The UK oil major is no longer considering the Nabucco pipeline as an option for shipping gas from its Shah Deniz Stage 2 Gas field in Azerbaijan, Iain Conn, BP's head of fuel refining and marketing said in a speech circulated by BP on Friday.
Shah Deniz was supposed to be the anchor supplier for Nabucco, shipping around 16 billion cubic meters per year through the 4,000 kilometer pipeline - just over half the planned total capacity of 30 bcm/year.
Project leader, Austrian oil group OMV, hoped to fill it in coming years by signing up additional suppliers in Turkmenistan, Iraq and possibly even Iran. But BP thought a pipeline that would be half empty for an indeterminant period of time would be economically unfeasible. Brussels had lobbied European Union countries to support Nabucco, which was estimated to cost over $12 billion, but in the end, none was prepared to put up enough to pay for the spare pipeline capacity.
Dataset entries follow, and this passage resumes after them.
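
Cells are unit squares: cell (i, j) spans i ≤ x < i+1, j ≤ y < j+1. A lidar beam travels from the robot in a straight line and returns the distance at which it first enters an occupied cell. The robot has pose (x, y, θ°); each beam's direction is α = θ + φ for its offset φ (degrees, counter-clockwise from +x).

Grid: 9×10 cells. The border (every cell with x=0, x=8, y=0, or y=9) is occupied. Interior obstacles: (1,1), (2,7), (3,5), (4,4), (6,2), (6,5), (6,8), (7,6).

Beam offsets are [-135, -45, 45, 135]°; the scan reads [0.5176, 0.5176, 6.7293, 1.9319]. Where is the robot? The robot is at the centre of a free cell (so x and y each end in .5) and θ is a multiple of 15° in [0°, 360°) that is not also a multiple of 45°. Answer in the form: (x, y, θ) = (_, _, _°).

Candidates: 48 free-cell centres × 16 headings = 768 poses. Raycast each; keep the one whose scan matches to 4 dp.
  (5.5, 1.5, 120°): beam 1 = 1.9319 ≠ 0.5176 ✗
  (2.5, 8.5, 330°): beam 1 = 1.5529 ≠ 0.5176 ✗
  (6.5, 6.5, 195°): beam 1 = 2.8868 ≠ 0.5176 ✗
  …
  (1.5, 2.5, 330°): r_1=0.5176, r_2=0.5176, r_3=6.7293, r_4=1.9319 — all match ✓
Unique over the lattice → pose = (1.5, 2.5, 330°).

(x, y, θ) = (1.5, 2.5, 330°)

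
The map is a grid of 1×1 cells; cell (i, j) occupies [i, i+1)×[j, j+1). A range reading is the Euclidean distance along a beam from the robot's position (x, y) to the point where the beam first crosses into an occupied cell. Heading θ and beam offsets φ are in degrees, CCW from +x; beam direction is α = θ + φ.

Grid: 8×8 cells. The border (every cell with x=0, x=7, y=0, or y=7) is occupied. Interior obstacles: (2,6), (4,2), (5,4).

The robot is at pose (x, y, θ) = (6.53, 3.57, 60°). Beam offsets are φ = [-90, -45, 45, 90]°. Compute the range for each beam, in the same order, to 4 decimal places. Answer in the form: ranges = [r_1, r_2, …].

beam 1: φ=-90°, α=330°
  dir = (cos 330°, sin 330°) = (0.8660, -0.5000); from cell (6,3)
  next x-line at t=0.5427, next y-line at t=1.1400; Δt_x=1.1547, Δt_y=2.0000
    x: enter (7,3) at t=0.5427 ← occupied
  → r_1 = 0.5427
beam 2: φ=-45°, α=15°
  dir = (cos 15°, sin 15°) = (0.9659, 0.2588); from cell (6,3)
  next x-line at t=0.4866, next y-line at t=1.6614; Δt_x=1.0353, Δt_y=3.8637
    x: enter (7,3) at t=0.4866 ← occupied
  → r_2 = 0.4866
beam 3: φ=45°, α=105°
  dir = (cos 105°, sin 105°) = (-0.2588, 0.9659); from cell (6,3)
  next x-line at t=2.0478, next y-line at t=0.4452; Δt_x=3.8637, Δt_y=1.0353
    y: enter (6,4) at t=0.4452
    y: enter (6,5) at t=1.4804
    x: enter (5,5) at t=2.0478
    y: enter (5,6) at t=2.5157
    y: enter (5,7) at t=3.5510 ← occupied
  → r_3 = 3.5510
beam 4: φ=90°, α=150°
  dir = (cos 150°, sin 150°) = (-0.8660, 0.5000); from cell (6,3)
  next x-line at t=0.6120, next y-line at t=0.8600; Δt_x=1.1547, Δt_y=2.0000
    x: enter (5,3) at t=0.6120
    y: enter (5,4) at t=0.8600 ← occupied
  → r_4 = 0.8600

ranges = [0.5427, 0.4866, 3.5510, 0.8600]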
The European Commission refused to accept defeat on Friday, saying that the full pipeline was under consideration, despite BP's denial.
As recently as last week, Managing Director Reinhard Mitschek said he was confident the original pipeline proposal could still work. Conn said on Friday that BP and Azeri state oil group Socar were now considering only a smaller pipeline from the Nabucco consortium, which also includes Germany's RWE and Hungary's MOL Group, known as “Nabucco West." This would have capacity of 16 bcm/year and rather than run from twin spurs in eastern and southern Turkey to Austria, only run 1,600 km from the Turkey-Bulgaria border to Austria. A Nabucco spokesman said the focus is now on Nabucco West but if BP and partners changed their position, the Nabucco consortium, would revert to the original plan.
BP and Shah Deniz partners Socar and Norway's Statoil could build their own pipeline, known as the South East Europe Pipeline (SEEP), which would run from the Turkish border to Hungary and mainly use existing gas infrastructure. BP said it could also back a plan to ship gas along a southern route, through Greece and Albania to Italy, via the Trans-Adriatic-Pipeline (TAP), which is backed by Germany's E.ON Ruhrgas and Switzerland's EGL. Conn said the Shah Deniz partners expected to decide whether or not to exclude the Nabucco West option by the end of June and a final decision on the route by June 2013. Nabucco's other shareholders are Turkey's BOTAŞ, BEH of Bulgaria, and Romania's Transgaz.